15 En het zal geschieden, nadat Ik hen zal uitgerukt hebben, zo zal Ik wederkeren, en Mij hunner ontfermen; en Ik zal hen wederbrengen, een iegelijk tot zijn erfenis, en een iegelijk tot zijn land.
Asi mushure mokuvadzura, ndichavanzwirazve tsitsi uye ndichadzosa mumwe nomumwe wavo kunhaka yake nokunyika yake.

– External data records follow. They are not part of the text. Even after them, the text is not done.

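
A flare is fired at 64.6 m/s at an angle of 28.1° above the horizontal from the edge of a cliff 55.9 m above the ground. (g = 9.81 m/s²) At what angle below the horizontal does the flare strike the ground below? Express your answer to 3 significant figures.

v_x = 64.6 cos 28.1° = 56.99 m/s.
At impact |v_y| = √(v_y0² + 2 g h) = √(30.43² + 2×9.81×55.9) = 44.97 m/s.
Angle below horizontal = arctan(|v_y| / v_x) = arctan(44.97 / 56.99) = 38.3°.

38.3°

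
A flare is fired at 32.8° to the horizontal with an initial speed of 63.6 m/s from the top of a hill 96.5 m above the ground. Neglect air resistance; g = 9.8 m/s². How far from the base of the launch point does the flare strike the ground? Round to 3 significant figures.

491 m

Components: v_x = 63.6 cos 32.8° = 53.46 m/s, v_y = 63.6 sin 32.8° = 34.45 m/s.
Vertical: 0 = 96.5 + 34.45 t − ½(9.8) t² ⇒ 4.900 t² − 34.45 t − 96.5 = 0.
t = [34.45 + √(1187 + 1891)] / 9.800 = 9.177 s.
Horizontal: R = v_x · t = 53.46 × 9.177 = 491 m.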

16 En het zal geschieden, indien zij de wegen Mijns volks vlijtiglijk zullen leren, zwerende bij Mijn Naam: Zo waarachtig als de HEERE leeft! gelijk als zij Mijn volk geleerd hebben te zweren bij Baal, zo zullen zij in het midden Mijns volks gebouwd worden.
Zvino kana vadzidza zvakanaka nzira dzavanhu vangu uye vakapika nezita rangu, vachiti, ‘Zvirokwazvo naJehovha mupenyu,’ kunyange havo vakambodzidzisa vanhu vangu kupika naBhaari, ipapo vachasimbiswa pakati pavanhu vangu.
17 Maar indien zij niet zullen horen, zo zal Ik diezelve natie ten enenmale uitrukken en verdoen, spreekt de HEERE.
Asi kana pano rudzi rusingateereri, ndicharudzura zvachose ndigoruparadza,” ndizvo zvinotaura Jehovha.